# i think ima get a puffer too.



## blcknwitecuban (Apr 17, 2006)

i was thinking about getting a puffer for the 20L instead. i went to this really nice LFS and i saw they had spoted puffers and figure 8s. this one huge figure 8 came up to the glass and was soooo cute!! and i think both spotteds and figure 8's need at least a 15 or something.. so maybe i'll get one for the 20L.

and i still want multies.. so they can go in one of my left over 10g's... but how many can go in a 10g before it gets to full? they are both cute fishs so idk what ima do.. mayb get a 20g regular tank for the puffer... any suggestions or thoughts?

why are fish so cool?


----------



## blcknwitecuban (Apr 17, 2006)

& now that i think about it this doesnt belong in this section of the forums... huh?

can a mod move it?
how do i delete it??


----------



## karazy (Nov 2, 2007)

go with the figure 8's, they stay small and the gsp dont stay brackish, they get full salt as adults


----------



## blcknwitecuban (Apr 17, 2006)

can they fit in a 10g?
with alot of stimulating stuff...


----------



## karazy (Nov 2, 2007)

im pretty sure you con do a figure 8 in a 10.let me check...
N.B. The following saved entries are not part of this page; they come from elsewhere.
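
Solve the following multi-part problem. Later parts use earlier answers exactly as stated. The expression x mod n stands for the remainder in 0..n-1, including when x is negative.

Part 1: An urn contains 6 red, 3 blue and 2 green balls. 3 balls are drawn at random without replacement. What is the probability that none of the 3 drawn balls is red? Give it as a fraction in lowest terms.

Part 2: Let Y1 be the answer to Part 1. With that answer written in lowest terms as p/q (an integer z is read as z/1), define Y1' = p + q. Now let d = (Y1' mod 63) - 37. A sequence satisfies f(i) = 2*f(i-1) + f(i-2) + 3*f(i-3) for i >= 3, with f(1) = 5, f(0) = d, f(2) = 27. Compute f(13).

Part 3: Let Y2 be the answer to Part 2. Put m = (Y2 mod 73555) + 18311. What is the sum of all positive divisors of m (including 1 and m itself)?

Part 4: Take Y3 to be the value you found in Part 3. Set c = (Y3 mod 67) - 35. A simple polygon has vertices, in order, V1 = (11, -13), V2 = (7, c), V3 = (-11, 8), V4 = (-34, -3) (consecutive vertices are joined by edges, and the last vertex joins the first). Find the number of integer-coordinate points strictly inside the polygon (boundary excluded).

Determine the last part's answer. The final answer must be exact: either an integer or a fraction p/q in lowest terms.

Part 1: total draws C(11,3) = 165; favorable C(5,3) = 10; P = 2/33; answer 2/33
Part 2: Y1 = 2/33; threaded value p + q = 35; d = -2; f(3) = 2*(27) + 1*(5) + 3*(-2) = 53; iterating: f(3)=53, f(4)=148, f(5)=430, f(6)=1167, f(7)=3208, f(8)=8873, f(9)=24455, f(10)=67407, f(11)=185888, f(12)=512548, f(13)=1413205; answer 1413205
Part 3: Y2 = 1413205; m = 33971; 33971 = 7 * 23 * 211; sigma = (1 + 7) * (1 + 23) * (1 + 211) = 8 * 24 * 212 = 40704; answer 40704
Part 4: Y3 = 40704; c = 0; cross terms: (11*0 - 7*-13)=91, (7*8 - -11*0)=56, (-11*-3 - -34*8)=305, (-34*-13 - 11*-3)=475; twice the area = |927| = 927; area = 927/2; boundary points = 1 + 2 + 1 + 5 = 9; strictly interior points = area - boundary/2 + 1 = 460; answer 460

460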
heres a page http://freshaquarium.about.com/cs/otherfish1/p/figure8puffer.htm


----------



## blcknwitecuban (Apr 17, 2006)

Yay! I'm gonna do some more research and go to the basement to get the 10g. I'll get it next week or maybe this weekend. I can't wait! I think I'll grab some peat tomorrow too.

I had a dp and was able to get him to eat bloodworms and stuff but is it just as easy for figure 8's? And I know they still need snails. Can they bite through MTSs? 
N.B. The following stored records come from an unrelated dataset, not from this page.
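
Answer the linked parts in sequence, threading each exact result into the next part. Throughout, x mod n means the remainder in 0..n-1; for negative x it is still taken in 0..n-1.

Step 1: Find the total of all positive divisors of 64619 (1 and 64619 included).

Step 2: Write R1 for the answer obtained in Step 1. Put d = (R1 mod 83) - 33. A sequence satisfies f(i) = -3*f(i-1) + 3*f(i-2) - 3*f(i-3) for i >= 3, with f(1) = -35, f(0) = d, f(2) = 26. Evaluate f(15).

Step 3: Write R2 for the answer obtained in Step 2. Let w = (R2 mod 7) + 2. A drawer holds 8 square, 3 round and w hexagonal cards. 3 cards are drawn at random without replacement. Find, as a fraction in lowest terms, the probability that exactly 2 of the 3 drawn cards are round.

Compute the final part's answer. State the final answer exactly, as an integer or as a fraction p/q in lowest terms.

Step 1: 64619 = 19^2 * 179; sigma = (1 + 19 + 361) * (1 + 179) = 381 * 180 = 68580; answer 68580
Step 2: R1 = 68580; d = -11; f(3) = -3*(26) + 3*(-35) - 3*(-11) = -150; iterating: f(3)=-150, f(4)=633, f(5)=-2427, f(6)=9630, f(7)=-38070, f(8)=150381, f(9)=-594243, f(10)=2348082, f(11)=-9278118, f(12)=36661329, f(13)=-144862587, f(14)=572406102, f(15)=-2261790054; answer -2261790054
Step 3: R2 = -2261790054; w = 3; total draws C(14,3) = 364; favorable C(3,2)*C(11,1) = 33; P = 33/364; answer 33/364

33/364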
I think ill be able to have have my cake and eat it too!!! Ahh


----------



## karazy (Nov 2, 2007)

just remember, figure 8 puffs are BRACKISH


----------



## Guest (Jun 27, 2008)

Puffers are pretty messy fish and produce alot of waste, so while 1 would be ok in a 10g with a really good filter and regular water changes, 20g would be better. 

They are slight brackish from what I can tell. There is a ton of mixed info though....but I would do slight brackish because more trustworthy sites say this.


----------



## Guest (Jun 27, 2008)

Figure eights like an SG around 1.005 and 1.008. A 20 gallon would be a very nice size tank for one. They love frozen bloodworms and mysis and they do need snails for their teeth. I wouldn't go with MTS though, as their shells are a bit hard. Small pond snails do the trick and some LFS will be willing to give them away, as they're such a pest to planted tanks.


----------



## blcknwitecuban (Apr 17, 2006)

well i have millions and billions of MTS's in all my tanks.. so should he not be in a tank with them at all? i had my 29 drained for a month but now that water is in it i still see the tracks..

& some like puffer expert (i think) says that puffers in the wild are FW but they do better in SW. he also said mollies are like that too but im not sur.e.. so i would have him in a BW tank. im just worried that if i get the multis for a 10g that the colony wont get big.. i guess i could switch em up.

i might be able to buy a whole 20g aquarium but that doesn't seem to be in my budget at the moment. also i have to measure my dresser to see if i can even fit one on there... i dont think a 15g is much better than the 10 gallon huh?


----------



## COM (Mar 15, 2008)

A 15L has the same footprint as a 20H. Go with the 20H, the puffer will be happier. Also, since the 20H is so much more common, it will probably end up being cheaper.


----------



## Cory Lover (Dec 5, 2006)

blcknwitecuban said:


> well i have millions and billions of MTS's in all my tanks.. so should he not be in a tank with them at all? i had my 29 drained for a month but now that water is in it i still see the tracks..
> 
> & some like puffer expert (i think) says that puffers in the wild are FW but they do better in SW. he also said mollies are like that too but im not sur.e.. so i would have him in a BW tank. im just worried that if i get the multis for a 10g that the colony wont get big.. i guess i could switch em up.
> 
> i might be able to buy a whole 20g aquarium but that doesn't seem to be in my budget at the moment. also i have to measure my dresser to see if i can even fit one on there... i dont think a 15g is much better than the 10 gallon huh?


I have an Dwarf Puffer (smaller then the type you are planning to get), and he loves eating MTS. When I look into the tank, I always see freshly empty MTS snail shells with one precise bite hole in them.


----------



## Guest (Jun 27, 2008)

blcknwitecuban said:


> im just worried that if i get the multis for a 10g that the colony wont get big


Actually the colony will eventually outgrow a 10g unless you get rid of some fish. But if you start with only a pair or 2 pair, it will take some time before they get too crowded.


----------



## blcknwitecuban (Apr 17, 2006)

hmmm.. mayb i'll get a few multies for the 10g and a puffer for the 20L. and get another 20g and put the puffer in there and switch the multies to the 20L.


----------